No wonder there are so many women on the relationship forums who are just desperately unhappy people wanting out of their marriages.

Anonymous
I would just let it go. You'll have bigger battles yet.
Anonymous
I posted a similar post around the holidays, but it was my FIL who initiated the grace -- and as I was about to say a toast. It totally irked me. My feeling is our house/our rules. And my in-laws hold hands and sing grace (so that might be the song). They sing what they call a "kid-friendly" grace and try to get all the kids to join in. Not that I'm a germaphobe, but I particularly dislike the holding hands part, especially since I've just washed my hands before sitting down to dinner.

In any event, as much as it irks me, I let it slide. I know have a (big) glass of wine before sitting down to the table and I ignore it. My MIL blows everything out of proportion and I know that saying something would make matters worse.
Anonymous
If my MIL or mom were watching our kids and had asked them to say grace before bedtime I would have been fine with it. That really has never been an issue for us because my mom and MIL rarely (if ever) have watched our kids overnight. Reading a bible story/saying a prayer at bedtime actually sounds like a nice, comforting routine to me.

Same with saying grace at the dinner table. If mom or MIL wanted to say a blessing at every meal, that would not be an issue.

If, however, mom or MIL were using religion to instill fear, hate or guilt in my kids (not something my mom or MIL ever would do) - that I would have a BIG problem with.

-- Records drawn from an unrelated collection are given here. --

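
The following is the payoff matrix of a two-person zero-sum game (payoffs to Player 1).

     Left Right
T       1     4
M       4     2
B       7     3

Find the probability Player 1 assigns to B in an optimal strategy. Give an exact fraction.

Row minima: T → 1, M → 2, B → 3; maximin = 3.
Column maxima: Left → 7, Right → 4; minimax = 4.
3 ≠ 4, so there is no saddle point; optimal play is mixed.
M is strictly dominated by B, so Player 1 never plays it.
On the remaining 2×2 (T, B vs Left, Right):
Let Player 1 play T with probability p. Expected payoff against Left: 1p + 7(1−p) = −6p + 7; against Right: 4p + 3(1−p) = p + 3.
Setting these equal: −6p + 7 = p + 3 ⇒ −7p = -4 ⇒ p = 4/7, and the value is (-6)·(4/7) + 7 = 25/7.
For Player 2: with q = P(Left), equating T's and B's payoffs gives −3q + 4 = 4q + 3 ⇒ q = 1/7.

3/7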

That is not grandma territory, IMO, and that would be a totally separate issue.
Anonymous
Anonymous wrote:If my MIL or mom were watching our kids and had asked them to say grace before bedtime I would have been fine with it. That really has never been an issue for us because my mom and MIL rarely (if ever) have watched our kids overnight. Reading a bible story/saying a prayer at bedtime actually sounds like a nice, comforting routine to me.

Same with saying grace at the dinner table. If mom or MIL wanted to say a blessing at every meal, that would not be an issue.

If, however, mom or MIL were using religion to instill fear, hate or guilt in my kids (not something my mom or MIL ever would do) - that I would have a BIG problem with. That is not grandma territory, IMO, and that would be a totally separate issue.


I meant "say their prayers before bedtime"
Anonymous
I am not religious but my DH is. Parents are and ILs are too. When they want to my kids to follow certain practices I am ok with it as long as -

1) There is no expectation that I will continue the practice, participate or lift one finger to help in the ritual.

2) I will not force the kids to follow said practices if they don't want.

I am pretty tolerant about a lot of things ... and usually do not interfere with the individual bonds my kids have forged with relatives. I believe that everyone contributes something to my children life and it may not be how I was raised but the more they experience life and different people the more they will be able to deal with situations and people in life.

I think one thing I want for my kids is for them to become tolerant themselves, and tolerance has to be built.

If it was not family and some strangers would you not be polite even if they were annoying? So - I strive for politeness and detachment first before I let annoyance build up.